Transactional funds are used for intermediate funding in
short sale and foreclosure real estate flips. This funding is same-day financing and the property will close to your end-buyer. You only want to use transaction funds to complete the sale to a
traditionally qualified or cash buyer. The buyer's funding is what
repays the transactional funds.
Step 1
Find a REO Property usually through a Real Estate Agent or Banker.
Step 2
Transactional
funding should take care of the cost, which is closing costs and any secondary closing costs
for which you the buyer will be responsible for. You need to know
the terms of the transactions; there is usually a 30 day holding
period, this may not qualify as transactional funding but it may be able to become a transactional deal.
Step 3
Go to Google and locate a transactional lender in your
state. Tell the lender the type of deal you have so that the lender can determine the terms and conditions,
including fees for the transactional funds.
Step 4
You should always have a list of end-buyer for any property. This will speed up the process for the transactional funds being approved.
Step 5
The lender will give you a proof of funds letter.
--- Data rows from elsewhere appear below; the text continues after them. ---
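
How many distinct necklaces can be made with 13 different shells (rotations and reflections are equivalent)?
(13-1)!/2 = 479001600/2 = 239500800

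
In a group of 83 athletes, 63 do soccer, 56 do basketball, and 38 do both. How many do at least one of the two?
|A∪B| = |A| + |B| - |A∩B| = 63 + 56 - 38 = 81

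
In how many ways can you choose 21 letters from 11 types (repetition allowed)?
C(21+11-1, 11-1) = C(31, 10) = 44352165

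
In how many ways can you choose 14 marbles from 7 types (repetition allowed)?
C(14+7-1, 7-1) = C(20, 6) = 38760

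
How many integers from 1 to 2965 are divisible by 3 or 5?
⌊2965/3⌋ + ⌊2965/5⌋ - ⌊2965/15⌋ = 988 + 593 - 197 = 1384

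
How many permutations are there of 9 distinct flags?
9! = 362880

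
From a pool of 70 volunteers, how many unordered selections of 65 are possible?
C(70,65) = 70!/(65!×5!) = 12103014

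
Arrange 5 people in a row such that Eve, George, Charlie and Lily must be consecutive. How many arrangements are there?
Treat the 4 as one block: (5-4+1)! × 4! = 2 × 24 = 48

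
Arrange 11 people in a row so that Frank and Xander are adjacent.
Treat as block: (11-1)! × 2! = 3628800 × 2 = 7257600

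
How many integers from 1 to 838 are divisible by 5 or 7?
⌊838/5⌋ + ⌊838/7⌋ - ⌊838/35⌋ = 167 + 119 - 23 = 263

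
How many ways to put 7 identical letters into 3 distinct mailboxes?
C(7+3-1, 3-1) = C(9, 2) = 36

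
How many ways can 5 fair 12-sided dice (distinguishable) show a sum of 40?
Coefficient of x^40 in (x + x² + ... + x^12)^5. By inclusion-exclusion on dice exceeding 12: Σ_j (-1)^j C(5,j)·C(40-1-12j, 4) = C(5,0)·C(39,4) - C(5,1)·C(27,4) + C(5,2)·C(15,4) = 1·82251 - 5·17550 + 10·1365 = 8151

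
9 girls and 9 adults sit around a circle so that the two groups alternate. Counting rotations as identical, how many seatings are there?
Fix one of the girls: (9-1)! ways for the remaining girls, × 9! ways for the adults = 40320 × 362880 = 14631321600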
This letter is a pre-approval letter showing
how much funding is available for the period of time and for the property you will purchase. Some banks have 30-day holding requirement , you may need to put 20% down to use as earnest momney to secure
the reminder of the funds.
Step 6
Now you are ready for the double closing providing there is no holding
period required by the bank. A double closing transfers title on the
same day, first from the bank to you and then from you to the end-buyer.
If you need a title company that is well versed in these transactions,
ask your transactional fund representative for a referral.